Passaram-se quatro anos e o lava-jatismo tornou-se um anátema. Desde setembro de 2020, circula no Tribunal de Contas da União um relatório de inspeção com 379 páginas e o carimbo de "reservado" sobre o contrato assinado pela Eletrobras com o escritório Hogan Lovells.
No último dia 15, os ministros começaram a tratar do assunto e o trabalho foi suspenso por um pedido de vistas. Está estabelecido pelo relatório que a Eletrobras pagou R$ 340 milhões para investigar desvios que ficaram abaixo dessa quantia.
O relatório mostra como torraram-se R$ 340 milhões para investigar empreiteiras metidas em licitações viciadas, sobrepreços (quando o serviço é caro), superfaturamentos (quando há mutreta na cobrança), benefícios impróprios e subcontratações malandras.
O trabalho da infantaria do TCU mostrou um painel desalentador. Nos contratos com o escritório Hogan Lovells, havia vícios, sobrepreços, superfaturamentos e subcontratações que chegaram a R$ 263 milhões, pagando-se em muitos casos por serviços que não eram comprovados.
Nos tempos da Lava Jato, empreiteiros e gestores públicos viraram Belzebus. Em muitos casos, eram. No entanto, olhando para o que aconteceu no contrato da Hogan Lovells, ocorre um raciocínio cínico, porém inevitável: roubava-se na construção de hidrelétricas, mas as empresas empregavam milhares de trabalhadores e, ao fim do negócio, as usinas produziam eletricidade. O trabalho da Hogan Lovells empregou algumas dezenas de afortunados e produziu papéis de pouca serventia.
A investigação do TCU encontrou "a existência de sobrepreço na contratação" e mais:
Membros da Comissão Independente de Gestão da Investigação da Eletrobras, a Cigi, além de serem remunerados pelos serviços que prestavam, foram reembolsados por colaborações adicionais. Entre eles: Ellen Gracie Northfleet (ex-presidente da Supremo Tribunal Federal), Durval José Soledade Santos (ex-diretor da Comissão de Valores Mobiliários) e Júlio Sérgio de Souza Cardoso.
"Foi identificado que a Eletrobras firmou termos de reconhecimento de dívida (TRD), com pessoas físicas e jurídicas em vista da prestação de serviços, sem cobertura contratual formal."
O escritório Ellen Gracie Advogados Associados recebeu R$ 474 mil. Os doutores Durval e Júlio Sérgio cobraram R$ 67,5 mil cada um.
Além desses reembolsos, entre 2015 e 2017, Durval recebeu R$ 68 mil mensais e o Ellen Gracie Associados, R$ 131,1 mil mensais em 2015 e 2016 como remuneração por integrar a comissão.
Pagamentos legítimos, remuneravam trabalho. Durval José Soledade Santos, recebeu R$ 2.517 por hora trabalhada e o escritório de Ellen Gracie, R$ 3,6 milhões (R$ 4.788 por hora).
O documento informa:
O relatório de inspeção listou 53 responsáveis e sugeriu que todos sejam ouvidos. Na caçamba, entraram executivos e membros dos conselhos da Eletrobras, bem como os sócios e diretores das empresas contratadas.

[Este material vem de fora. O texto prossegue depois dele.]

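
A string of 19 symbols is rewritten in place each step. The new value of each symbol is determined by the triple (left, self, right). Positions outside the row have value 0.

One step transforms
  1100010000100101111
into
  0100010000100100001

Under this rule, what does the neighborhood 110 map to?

At position 1 the neighborhood is 110; the next row has 1 there.

1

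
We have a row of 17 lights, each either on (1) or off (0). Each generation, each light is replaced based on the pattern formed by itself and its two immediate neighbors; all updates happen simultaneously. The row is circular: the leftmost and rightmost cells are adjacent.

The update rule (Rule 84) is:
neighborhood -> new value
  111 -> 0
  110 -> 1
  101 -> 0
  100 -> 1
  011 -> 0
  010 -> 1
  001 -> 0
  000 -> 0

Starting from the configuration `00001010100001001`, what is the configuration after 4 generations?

00101001100110011

10001010110001101
11001010011000100
01101011001100110
00101001100110011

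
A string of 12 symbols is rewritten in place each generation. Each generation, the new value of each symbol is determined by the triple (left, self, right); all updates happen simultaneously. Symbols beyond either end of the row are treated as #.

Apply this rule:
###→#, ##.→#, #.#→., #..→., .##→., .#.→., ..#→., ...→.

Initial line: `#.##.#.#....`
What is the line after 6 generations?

#...........

#..#........
#...........
#...........  (fixed point — unchanged through generation 6)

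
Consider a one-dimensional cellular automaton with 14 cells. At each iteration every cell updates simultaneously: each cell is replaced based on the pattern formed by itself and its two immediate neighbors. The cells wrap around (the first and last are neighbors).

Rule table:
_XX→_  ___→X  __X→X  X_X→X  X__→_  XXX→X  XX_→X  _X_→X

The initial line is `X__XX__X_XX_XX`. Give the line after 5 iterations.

X_X_X_XXX_XX_X
XXXXXX_XXX_XX_
_XXXXXX_XXX_XX
X_XXXXXX_XXX_X
XX_XXXXXX_XXX_

XX_XXXXXX_XXX_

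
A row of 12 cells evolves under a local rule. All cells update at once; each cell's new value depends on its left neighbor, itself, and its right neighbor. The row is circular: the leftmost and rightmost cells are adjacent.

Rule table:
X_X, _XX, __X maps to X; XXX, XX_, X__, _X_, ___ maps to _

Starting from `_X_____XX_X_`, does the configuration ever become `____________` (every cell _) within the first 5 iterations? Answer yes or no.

no

X_____XX_X__
_____XX_X__X
____XX_X__X_
___XX_X__X__
__XX_X__X___
iteration 5 is __XX_X__X___, still not uniform _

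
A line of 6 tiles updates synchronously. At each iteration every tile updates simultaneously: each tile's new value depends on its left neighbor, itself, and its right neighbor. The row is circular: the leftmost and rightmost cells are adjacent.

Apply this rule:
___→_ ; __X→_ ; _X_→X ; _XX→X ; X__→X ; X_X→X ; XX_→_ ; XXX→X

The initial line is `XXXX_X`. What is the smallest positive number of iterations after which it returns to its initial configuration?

XXX_XX
XX_XXX
X_XXXX
_XXXXX
XXXXX_
XXXX_X

6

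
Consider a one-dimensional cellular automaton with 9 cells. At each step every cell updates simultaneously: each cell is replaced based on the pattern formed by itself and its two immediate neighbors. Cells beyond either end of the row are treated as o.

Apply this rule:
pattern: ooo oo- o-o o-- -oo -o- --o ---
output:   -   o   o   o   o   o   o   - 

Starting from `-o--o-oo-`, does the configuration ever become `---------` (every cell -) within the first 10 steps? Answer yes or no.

ooooooooo
---------
all cells are - at step 2

yes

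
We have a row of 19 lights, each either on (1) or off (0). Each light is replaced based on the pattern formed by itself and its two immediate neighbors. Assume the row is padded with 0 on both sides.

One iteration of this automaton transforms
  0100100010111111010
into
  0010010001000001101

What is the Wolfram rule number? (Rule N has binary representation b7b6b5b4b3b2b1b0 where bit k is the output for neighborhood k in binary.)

112

position 11: 111 → 0  (bit 7 = 0)
position 15: 110 → 1  (bit 6 = 1)
position 9: 101 → 1  (bit 5 = 1)
position 2: 100 → 1  (bit 4 = 1)
position 10: 011 → 0  (bit 3 = 0)
position 1: 010 → 0  (bit 2 = 0)
position 0: 001 → 0  (bit 1 = 0)
position 6: 000 → 0  (bit 0 = 0)
bits b7..b0 = 01110000 = 112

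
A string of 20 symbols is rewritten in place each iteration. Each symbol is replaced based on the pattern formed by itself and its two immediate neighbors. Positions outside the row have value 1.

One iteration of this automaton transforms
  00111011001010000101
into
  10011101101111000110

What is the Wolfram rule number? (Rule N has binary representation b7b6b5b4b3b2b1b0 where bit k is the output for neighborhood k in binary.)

244

position 3: 111 → 1  (bit 7 = 1)
position 4: 110 → 1  (bit 6 = 1)
position 5: 101 → 1  (bit 5 = 1)
position 0: 100 → 1  (bit 4 = 1)
position 2: 011 → 0  (bit 3 = 0)
position 10: 010 → 1  (bit 2 = 1)
position 1: 001 → 0  (bit 1 = 0)
position 14: 000 → 0  (bit 0 = 0)
bits b7..b0 = 11110100 = 244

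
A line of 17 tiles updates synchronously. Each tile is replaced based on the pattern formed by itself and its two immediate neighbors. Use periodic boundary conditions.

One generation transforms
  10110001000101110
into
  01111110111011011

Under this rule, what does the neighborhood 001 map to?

At position 6 the neighborhood is 001; the next row has 1 there.

1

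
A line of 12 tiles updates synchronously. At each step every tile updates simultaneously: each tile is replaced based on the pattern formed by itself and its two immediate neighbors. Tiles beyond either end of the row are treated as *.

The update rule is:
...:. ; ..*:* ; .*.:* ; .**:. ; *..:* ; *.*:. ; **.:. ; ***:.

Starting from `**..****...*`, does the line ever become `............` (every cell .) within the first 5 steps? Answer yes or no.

no

..**....*.*.
**..*..**.*.
..*****...*.
**.....*.**.
..*...**....
step 5 is ..*...**...., still not uniform .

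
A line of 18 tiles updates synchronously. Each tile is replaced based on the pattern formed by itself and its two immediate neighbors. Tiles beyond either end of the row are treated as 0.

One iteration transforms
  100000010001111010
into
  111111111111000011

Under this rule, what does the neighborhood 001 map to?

At position 6 the neighborhood is 001; the next row has 1 there.

1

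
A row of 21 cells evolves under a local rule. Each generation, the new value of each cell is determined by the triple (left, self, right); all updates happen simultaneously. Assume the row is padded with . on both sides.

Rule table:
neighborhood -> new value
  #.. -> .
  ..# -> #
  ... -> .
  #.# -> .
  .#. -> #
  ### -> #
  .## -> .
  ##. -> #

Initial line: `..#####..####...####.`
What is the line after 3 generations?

.#.####.#.###..#.###.
##..###.#..##.##..##.
.#.#.##.#.#.#..#.#.#.

.#.#.##.#.#.#..#.#.#.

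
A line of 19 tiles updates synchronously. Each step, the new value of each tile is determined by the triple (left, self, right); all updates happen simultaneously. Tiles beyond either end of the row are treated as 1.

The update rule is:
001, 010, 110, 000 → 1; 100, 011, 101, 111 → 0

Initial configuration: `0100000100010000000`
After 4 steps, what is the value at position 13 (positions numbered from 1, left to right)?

0

0101111101110111111
0100000100010000000  (repeats step 0; period 2)
step 4: 0100000100010000000
position 13 holds 0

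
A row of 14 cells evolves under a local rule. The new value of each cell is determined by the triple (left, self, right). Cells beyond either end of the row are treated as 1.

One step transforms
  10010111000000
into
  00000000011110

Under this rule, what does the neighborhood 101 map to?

At position 4 the neighborhood is 101; the next row has 0 there.

0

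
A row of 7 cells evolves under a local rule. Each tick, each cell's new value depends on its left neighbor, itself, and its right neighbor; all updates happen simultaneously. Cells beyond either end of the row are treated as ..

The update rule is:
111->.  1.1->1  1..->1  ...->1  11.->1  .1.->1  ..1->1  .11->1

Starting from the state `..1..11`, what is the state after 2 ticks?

1.....1

1111111
1.....1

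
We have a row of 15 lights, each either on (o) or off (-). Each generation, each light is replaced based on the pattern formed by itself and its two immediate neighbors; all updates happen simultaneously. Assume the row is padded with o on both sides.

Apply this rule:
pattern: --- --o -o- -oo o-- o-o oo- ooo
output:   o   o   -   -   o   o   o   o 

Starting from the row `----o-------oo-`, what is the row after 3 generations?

oooooo-ooooooo-

oooo-ooooooo-oo
ooooo-ooooooo-o
oooooo-ooooooo-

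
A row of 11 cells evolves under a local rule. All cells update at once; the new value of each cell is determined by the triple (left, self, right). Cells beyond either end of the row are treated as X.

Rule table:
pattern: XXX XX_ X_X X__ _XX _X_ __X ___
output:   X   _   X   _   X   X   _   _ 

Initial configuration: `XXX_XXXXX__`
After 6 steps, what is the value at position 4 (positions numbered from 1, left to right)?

step 1: XX_XXXXX___
step 2: X_XXXXX____
step 3: _XXXXX_____
step 4: XXXXX______
step 5: XXXX_______
step 6: XXX________
position 4 holds _

_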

O documento é apenas um ponto de partida para o julgamento. Está longe de ser um veredito e a memória das decisões do Tribunal de Contas tem pelo menos um horrível esqueleto. Em 2017 o TCU congelou os bens dos conselheiros da Petrobras numa decisão absurda, com um lance de amnésia seletiva.
Uma coisa é certa: se em 2017 a Eletrobras tivesse tomado o cuidado de investigar a denúncia de Maurício Lima, o caso do contrato com o escritório custaria menos à sua reputação.

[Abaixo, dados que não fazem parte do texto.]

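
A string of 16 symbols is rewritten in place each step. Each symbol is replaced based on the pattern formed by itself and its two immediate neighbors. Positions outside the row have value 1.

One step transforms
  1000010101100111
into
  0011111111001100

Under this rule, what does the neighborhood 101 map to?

1

At position 6 the neighborhood is 101; the next row has 1 there.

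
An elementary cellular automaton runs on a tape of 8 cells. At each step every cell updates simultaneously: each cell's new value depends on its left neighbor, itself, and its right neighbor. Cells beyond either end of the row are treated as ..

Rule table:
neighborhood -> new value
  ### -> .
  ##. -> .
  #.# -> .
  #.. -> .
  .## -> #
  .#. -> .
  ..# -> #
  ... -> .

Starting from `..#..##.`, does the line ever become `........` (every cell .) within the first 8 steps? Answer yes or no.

yes

step 1: .#..##..
step 2: #..##...
step 3: ..##....
step 4: .##.....
step 5: ##......
step 6: #.......
step 7: ........
all cells are . at step 7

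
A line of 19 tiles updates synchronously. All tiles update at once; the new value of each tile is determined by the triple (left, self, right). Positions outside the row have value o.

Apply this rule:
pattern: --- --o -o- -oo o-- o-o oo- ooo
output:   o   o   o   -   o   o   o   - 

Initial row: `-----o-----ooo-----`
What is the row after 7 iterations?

oooooooo--ooooooooo

iteration 1: ooooooooooo--oooooo
iteration 2: ----------ooo------
iteration 3: oooooooooo--ooooooo
iteration 4: ---------ooo-------
iteration 5: ooooooooo--oooooooo
iteration 6: --------ooo--------
iteration 7: oooooooo--ooooooooo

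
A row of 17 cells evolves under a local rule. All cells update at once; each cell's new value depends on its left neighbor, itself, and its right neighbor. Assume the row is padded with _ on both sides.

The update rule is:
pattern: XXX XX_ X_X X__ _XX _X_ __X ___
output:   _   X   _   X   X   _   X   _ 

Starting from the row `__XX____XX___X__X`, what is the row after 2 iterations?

_XXXX__XXXX_X_XX_
XX__XXXX__X___XXX

XX__XXXX__X___XXX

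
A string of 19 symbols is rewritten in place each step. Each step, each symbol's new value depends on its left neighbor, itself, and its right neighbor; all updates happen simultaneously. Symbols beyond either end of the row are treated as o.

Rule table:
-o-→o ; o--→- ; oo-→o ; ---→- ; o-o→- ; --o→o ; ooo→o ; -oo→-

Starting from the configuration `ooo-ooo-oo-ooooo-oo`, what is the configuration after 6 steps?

ooo--oo--o--oooo--o
ooo-o-o-oo-o-ooo-o-
ooo-o-o--o-o--oo-o-
ooo-o-o-oo-o-o-o-o-
ooo-o-o--o-o-o-o-o-
ooo-o-o-oo-o-o-o-o-

ooo-o-o-oo-o-o-o-o-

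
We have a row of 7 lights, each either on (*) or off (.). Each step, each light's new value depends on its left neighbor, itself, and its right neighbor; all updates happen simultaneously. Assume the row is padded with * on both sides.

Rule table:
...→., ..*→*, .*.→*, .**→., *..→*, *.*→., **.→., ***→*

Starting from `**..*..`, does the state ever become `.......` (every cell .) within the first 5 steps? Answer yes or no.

no

*.*****
...****
*.*.***
..*..**
*****.*
step 5 is *****.*, still not uniform .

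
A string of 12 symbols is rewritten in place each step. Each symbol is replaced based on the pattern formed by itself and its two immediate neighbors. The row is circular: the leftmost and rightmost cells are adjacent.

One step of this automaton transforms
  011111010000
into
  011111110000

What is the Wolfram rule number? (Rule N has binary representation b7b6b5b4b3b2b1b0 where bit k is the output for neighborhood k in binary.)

position 2: 111 → 1  (bit 7 = 1)
position 5: 110 → 1  (bit 6 = 1)
position 6: 101 → 1  (bit 5 = 1)
position 8: 100 → 0  (bit 4 = 0)
position 1: 011 → 1  (bit 3 = 1)
position 7: 010 → 1  (bit 2 = 1)
position 0: 001 → 0  (bit 1 = 0)
position 9: 000 → 0  (bit 0 = 0)
bits b7..b0 = 11101100 = 236

236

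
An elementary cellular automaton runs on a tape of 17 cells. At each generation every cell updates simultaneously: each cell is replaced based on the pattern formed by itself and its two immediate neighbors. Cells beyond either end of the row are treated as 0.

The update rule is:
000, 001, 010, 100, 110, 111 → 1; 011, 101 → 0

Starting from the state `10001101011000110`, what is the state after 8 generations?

generation 1: 11110101001111011
generation 2: 01110101110111001
generation 3: 10110100110011111
generation 4: 10010111011101111
generation 5: 11110011001100111
generation 6: 01111101110111011
generation 7: 10111100110011001
generation 8: 10011111011101111

10011111011101111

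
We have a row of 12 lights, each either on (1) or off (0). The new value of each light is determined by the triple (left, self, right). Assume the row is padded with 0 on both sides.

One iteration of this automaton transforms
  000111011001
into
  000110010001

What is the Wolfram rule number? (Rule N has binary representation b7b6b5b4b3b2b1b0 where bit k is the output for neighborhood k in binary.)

140

position 4: 111 → 1  (bit 7 = 1)
position 5: 110 → 0  (bit 6 = 0)
position 6: 101 → 0  (bit 5 = 0)
position 9: 100 → 0  (bit 4 = 0)
position 3: 011 → 1  (bit 3 = 1)
position 11: 010 → 1  (bit 2 = 1)
position 2: 001 → 0  (bit 1 = 0)
position 0: 000 → 0  (bit 0 = 0)
bits b7..b0 = 10001100 = 140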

Madame Natasha adora ler documentos do Tribunal de Contas da União e concedeu mais uma de suas bolsas de estudo à equipe do relatório de inspeção do contrato da Eletrobras com o Hogan Lovells.
Em duas ocasiões eles queriam dizer "acessoriamente" e escreveram "assessoriamente".
Nada grave. Em março de 1964, antes de entrar para a Academia Brasileira de Letras, o general Aurélio de Lyra Tavares, futuro ministro do Exército, disparou um "acessoramento" numa carta ao seu colega Humberto Castello Branco.